His delivery is strange, but he isn't a sidearmer. I found it surprising that he has had basically no splits over the last two years in AAA. I also found it surprising that he didn't have a longer injury history as that arm motion looks really messy.

When I saw him, he was throwing about a 84-88 MPH fastball right down the middle. Even though he is a lefty, he really couldn't get inside to lefties. He has to keep it low, where he can get some sink on it (though Pitch F/X says he doesn't throw the sinker much). His velocity has dropped since he was last in the big leagues in 2008. In 2008, his 4-seam fastball was 88.13 MPH on average. In 2012, the average velocity was 86.50 MPH.

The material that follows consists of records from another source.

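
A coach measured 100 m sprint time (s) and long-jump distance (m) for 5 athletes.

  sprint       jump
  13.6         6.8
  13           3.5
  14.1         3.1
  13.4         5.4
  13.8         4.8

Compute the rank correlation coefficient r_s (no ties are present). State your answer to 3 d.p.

Rank sprint: 3, 1, 5, 2, 4
Rank jump: 5, 2, 1, 4, 3
d = rank(sprint) − rank(jump): -2, -1, 4, -2, 1; Σd² = 26
ρ = 1 − 6Σd² / [n(n²−1)] = 1 − 6×26 / (5×24) = 1 − 156/120 ≈ -0.300

-0.300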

Hampson threw a lot of 76-78 MPH pitches in the outing I went back and watched. That velocity looks like his change, but it breaks like a decent slider.

The actual slider I saw him throw was at 83 MPH and it was a baby slider. Without Pitch F/X, I would have flipped the two, calling the harder one the change because of movement.

I think I saw the curve once in the outing I watched, and it has some really nice movement. He is very slider heavy, but I think he should throw his curve more.

This may be why he doesn't have big splits in this minors at least:
He not only pitches differently against righties, he located the ball differently. He tries to keep the ball away from both lefties and righties (strike zone images give us the same impression). It would seem that he knows that his stuff is below average so his best bet is locating away. In the minors, this didn't lead to a lot of walks, and his MLB career didn't have too many walks (8.1 %), but you could see how this approach would lead to a lot of walked batters. Even by staying away, he doesn't strikeout a lot of hitters or have a great ground-ball rating.

I can see why the Mets let him go. It is hard to see how he is worth a 40 man spot. He doesn't have the splits (mainly he isn't effective enough against left-handed batters) to be a situational lefty, and he doesn't have the strikeout rate or velocity to be a good reliever that you would let face both lefties/righties. At this point, he is a low leverage reliever type, but he has never ability to have long outings to eat up junk innings. It is hard to see his value at this point, especially on a 25 man roster with a 7-8 man bullpen. He is the kind of guy you invite to spring training, hope he has a good year in AAA, then try to add him on the 40 man roster in September if you are competitive to try to help the bullpen.